The distribution of power in a patriarchal society such as Sierra Leone’s typically disempowers women and Kabia notes that this is an important social point in the fight against any infection. “With Ebola and what happened we reaffirmed, with any disease, it’s the women who are the caregivers at home,” Kabia argued. “Usually, when the women themselves are sick at home, they don’t even have the power of choice. As a woman, you can’t decide when/if you go to a hospital. Somebody has to allow you, by giving you money to go to a hospital. That extends all the way through to maternal care. Somebody’s deciding for you when you go to a hospital when you’re sick. When sick at home, you are the doctor, you are the nurse. Women have the potential to be much much more affected by this disease just because of that culture,” she said.
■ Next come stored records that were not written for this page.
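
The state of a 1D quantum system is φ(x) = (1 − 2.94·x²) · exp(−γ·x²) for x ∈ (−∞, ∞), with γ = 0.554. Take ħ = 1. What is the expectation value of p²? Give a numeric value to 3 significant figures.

p² φ = −ħ² d²φ/dx²; ⟨p²⟩ = −ħ² ∫ φ*·φ'' dx / ∫|φ|² dx.
Expand each integrand as polynomial × e^(−2γx²) and use ∫x^(2j)·e^(−2γx²) dx = (2j−1)!!/(4γ)^j · √(π/(2γ)), odd powers → 0; here √(π/(2γ)) = 1.6839. Differentiate with the product rule, d/dx e^(−γx²) = −2γx·e^(−γx²).
State is unnormalized: ∫|φ|² dx = 6.1075, and ∫φ*·(−ħ² φ'') dx = 14.902, so ⟨p²⟩ = 14.902 / 6.1075.
⟨p²⟩ = 2.4400.

2.44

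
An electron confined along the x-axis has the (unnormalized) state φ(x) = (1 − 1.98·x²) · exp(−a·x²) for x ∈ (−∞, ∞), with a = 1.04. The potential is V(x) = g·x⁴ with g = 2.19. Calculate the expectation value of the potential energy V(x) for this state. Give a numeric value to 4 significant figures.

⟨V⟩ = ∫ V(x)·|φ|² dx / ∫|φ|² dx.
Expand each integrand as polynomial × e^(−2ax²) and use ∫x^(2j)·e^(−2ax²) dx = (2j−1)!!/(4a)^j · √(π/(2a)), odd powers → 0; here √(π/(2a)) = 1.2290.
State is unnormalized: ∫|φ|² dx = 0.89432, and ∫φ*·V(x)·φ dx = 1.9453, so ⟨V⟩ = 1.9453 / 0.89432.
⟨V⟩ = 2.1751.

2.175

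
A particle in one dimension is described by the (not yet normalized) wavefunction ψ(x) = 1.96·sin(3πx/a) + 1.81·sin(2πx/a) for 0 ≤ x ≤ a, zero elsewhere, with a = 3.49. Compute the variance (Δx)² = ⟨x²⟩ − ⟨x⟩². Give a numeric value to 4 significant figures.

0.4490

Compute ⟨x⟩ and ⟨x²⟩ separately, then (Δx)² = ⟨x²⟩ − ⟨x⟩².
On 0 ≤ x ≤ a (j ≠ l): ∫sin²(jπx/a) dx = a/2, ∫sin(jπx/a)·sin(lπx/a) dx = 0; diagonal moments ∫x·sin²(jπx/a) dx = a²/4, ∫x²·sin²(jπx/a) dx = a³·(1/6 − 1/(4j²π²)); cross terms ∫x·sin(jπx/a)·sin(lπx/a) dx = 0 for j + l even and −4jla²/(π²(j² − l²)²) for j + l odd, ∫x²·sin(jπx/a)·sin(lπx/a) dx = (−1)^(j+l)·4jla³/(π²(j² − l²)²); higher powers the same way via product-to-sum and parts.
Normalization: ∫|ψ|² dx = 12.420.
⟨x⟩ = 1.0682 and ⟨x²⟩ = 1.5900.
(Δx)² = 1.5900 − (1.0682)² = 0.44896.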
For these reasons, Kabia had a hunch that women would play a key role in the response as informers and first responders. In the end, she worked with older women as well as young men and women. Kabia believes this mobilisation effort paid dividends: “I think, because immediately they felt included. Immediately, they felt maybe saving lives could be their responsibility. You give people that kind of power, they respond,” she said.

And respond they did. The former MP recalls how her constituents approached her and said “Honourable, how can we help?” Young people became the de facto surveillance officers, the contact tracers, the first responders. “I think that community ownership helped tremendously in my constituency and I’m sure in other areas as well. I couldn’t be everywhere so the natural thing was to set up teams where we’d have people in the local areas. We didn’t import anybody to say you go and manage that particular area,” Kabia said.
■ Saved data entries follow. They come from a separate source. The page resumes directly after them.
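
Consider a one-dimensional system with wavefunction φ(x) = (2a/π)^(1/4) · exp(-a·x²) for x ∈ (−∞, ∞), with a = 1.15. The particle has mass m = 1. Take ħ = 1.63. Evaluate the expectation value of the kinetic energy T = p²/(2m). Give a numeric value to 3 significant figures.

T = −(ħ²/2m) d²/dx², so ⟨T⟩ = −(ħ²/2m) ∫ φ*·φ'' dx; with m = 1.
Gaussian moments: ∫x^(2j)·e^(−2ax²) dx = (2j−1)!!/(4a)^j · √(π/(2a)), odd powers integrate to 0; here √(π/(2a)) = 1.1687. Derivatives: d/dx e^(−ax²) = −2ax·e^(−ax²), d²/dx² e^(−ax²) = (4a²x² − 2a)·e^(−ax²).
⟨T⟩ = 1.5277.

1.53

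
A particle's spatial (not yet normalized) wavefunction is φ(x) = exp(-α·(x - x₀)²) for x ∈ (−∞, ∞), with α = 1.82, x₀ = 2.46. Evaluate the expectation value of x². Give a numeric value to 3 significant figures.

6.19

⟨x²⟩ = ∫ x²·|φ|² dx / ∫|φ|² dx (integrals over the domain).
Gaussian moments (u = x − x₀): ∫u^(2j)·e^(−2αu²) du = (2j−1)!!/(4α)^j · √(π/(2α)), odd powers integrate to 0; here √(π/(2α)) = 0.92902.
State is unnormalized: ∫|φ|² dx = 0.92902, and ∫φ*·x²·φ dx = 5.7497, so ⟨x²⟩ = 5.7497 / 0.92902.
⟨x²⟩ = 6.1890.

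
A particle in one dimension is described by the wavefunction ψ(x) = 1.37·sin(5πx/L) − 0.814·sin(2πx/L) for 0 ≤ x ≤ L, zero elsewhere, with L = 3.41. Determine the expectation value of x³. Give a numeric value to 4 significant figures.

⟨x³⟩ = ∫ x³·|ψ|² dx / ∫|ψ|² dx (integrals over the domain).
On 0 ≤ x ≤ L (j ≠ l): ∫sin²(jπx/L) dx = L/2, ∫sin(jπx/L)·sin(lπx/L) dx = 0; diagonal moments ∫x·sin²(jπx/L) dx = L²/4, ∫x²·sin²(jπx/L) dx = L³·(1/6 − 1/(4j²π²)); cross terms ∫x·sin(jπx/L)·sin(lπx/L) dx = 0 for j + l even and −4jlL²/(π²(j² − l²)²) for j + l odd, ∫x²·sin(jπx/L)·sin(lπx/L) dx = (−1)^(j+l)·4jlL³/(π²(j² − l²)²); higher powers the same way via product-to-sum and parts.
State is unnormalized: ∫|ψ|² dx = 4.3298, and ∫ψ*·x³·ψ dx = 45.620, so ⟨x³⟩ = 45.620 / 4.3298.
⟨x³⟩ = 10.536.

10.54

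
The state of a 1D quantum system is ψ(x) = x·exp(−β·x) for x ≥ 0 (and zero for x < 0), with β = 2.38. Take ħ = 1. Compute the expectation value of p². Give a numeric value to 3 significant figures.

p² ψ = −ħ² d²ψ/dx²; ⟨p²⟩ = −ħ² ∫ ψ*·ψ'' dx / ∫|ψ|² dx.
Differentiate x·exp(−β·x) with the product rule; every integrand then reduces to terms xʲ·e^(−2βx) on [0, ∞), with ∫₀^∞ xʲ·e^(−2βx) dx = j!/(2β)^(j+1).
State is unnormalized: ∫|ψ|² dx = 0.018544, and ∫ψ*·(−ħ² ψ'') dx = 0.10504, so ⟨p²⟩ = 0.10504 / 0.018544.
⟨p²⟩ = 5.6644.

5.66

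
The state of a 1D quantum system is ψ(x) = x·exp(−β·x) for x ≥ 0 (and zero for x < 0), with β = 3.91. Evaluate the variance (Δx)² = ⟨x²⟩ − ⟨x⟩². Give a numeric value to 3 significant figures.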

Her approach paid off. Local leadership in other districts, such as Koinadugu in the North and Pujehun in the Southeast, helped to either stave off the worst effects of the Ebola outbreak or to end it. And a lot of this happened before the massive international mobilisation joined government efforts to tackle what eventually became its peak in November 2014, with an outbreak producing a staggering 500 cases a week.
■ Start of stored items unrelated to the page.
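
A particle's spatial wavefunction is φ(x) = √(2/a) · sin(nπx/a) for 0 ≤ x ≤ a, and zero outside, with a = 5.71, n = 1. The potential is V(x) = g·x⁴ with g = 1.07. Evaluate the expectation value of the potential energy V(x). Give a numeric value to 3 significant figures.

130.

⟨V⟩ = ∫ V(x)·|φ|² dx.
With sin²θ = (1 − cos2θ)/2 on 0 ≤ x ≤ a: ∫sin²(nπx/a) dx = a/2, ∫x·sin²(nπx/a) dx = a²/4, ∫x²·sin²(nπx/a) dx = a³·(1/6 − 1/(4n²π²)); higher powers xᵏ the same way, integrating xᵏ·cos(2nπx/a) by parts.
⟨V⟩ = 129.76.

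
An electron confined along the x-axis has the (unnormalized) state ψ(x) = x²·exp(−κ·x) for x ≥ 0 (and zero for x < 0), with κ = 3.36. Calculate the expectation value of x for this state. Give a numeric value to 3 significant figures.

0.744

⟨x⟩ = ∫ x·|ψ|² dx / ∫|ψ|² dx (integrals over the domain).
Every integrand reduces to terms xʲ·e^(−2κx) on [0, ∞); use ∫₀^∞ xʲ·e^(−2κx) dx = j!/(2κ)^(j+1).
State is unnormalized: ∫|ψ|² dx = 0.0017513, and ∫ψ*·x·ψ dx = 0.0013031, so ⟨x⟩ = 0.0013031 / 0.0017513.
⟨x⟩ = 0.74405.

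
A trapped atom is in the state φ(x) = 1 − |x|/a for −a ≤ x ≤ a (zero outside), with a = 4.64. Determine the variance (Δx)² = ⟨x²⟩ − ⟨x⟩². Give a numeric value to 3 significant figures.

2.15

Compute ⟨x⟩ and ⟨x²⟩ separately, then (Δx)² = ⟨x²⟩ − ⟨x⟩².
φ is even, so ∫ over [−a, a] = 2∫₀ᵃ with φ = 1 − x/a there: ∫₀ᵃ (1 − x/a)² dx = a/3, ∫₀ᵃ x²(1 − x/a)² dx = a³/30, ∫₀ᵃ x⁴(1 − x/a)² dx = a⁵/105.
Normalization: ∫|φ|² dx = 3.0933.
⟨x⟩ = 0.0000 and ⟨x²⟩ = 2.1530.
(Δx)² = 2.1530 − (0.0000)² = 2.1530.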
Yet we hear so little of the efforts by the MP Kabia and other local leaders whose tireless efforts undoubtedly made a decisive difference at significant points in the 18-month outbreak. It is partly understandable that the international media pays disproportionate attention to foreign medical workers who risk their lives (as frontline Ebola response workers undeniably did) to help out in a faraway land. But unless we pay greater attention to local agency, we may inevitably arrive at flawed conclusions that poor countries like Sierra Leone are totally dependent on overseas assistance; lack resilience to handle crises (even if they need additional support); and that their entire leadership is inept, ineffectual, or corrupt.

Worse, if citizens of Sierra Leone and other developing countries internalise such faulty insights, they will miss vital opportunities to build on all the positive things they achieved under extremely challenging conditions. There’s something there for Brazilians and Latin Americans to take away too.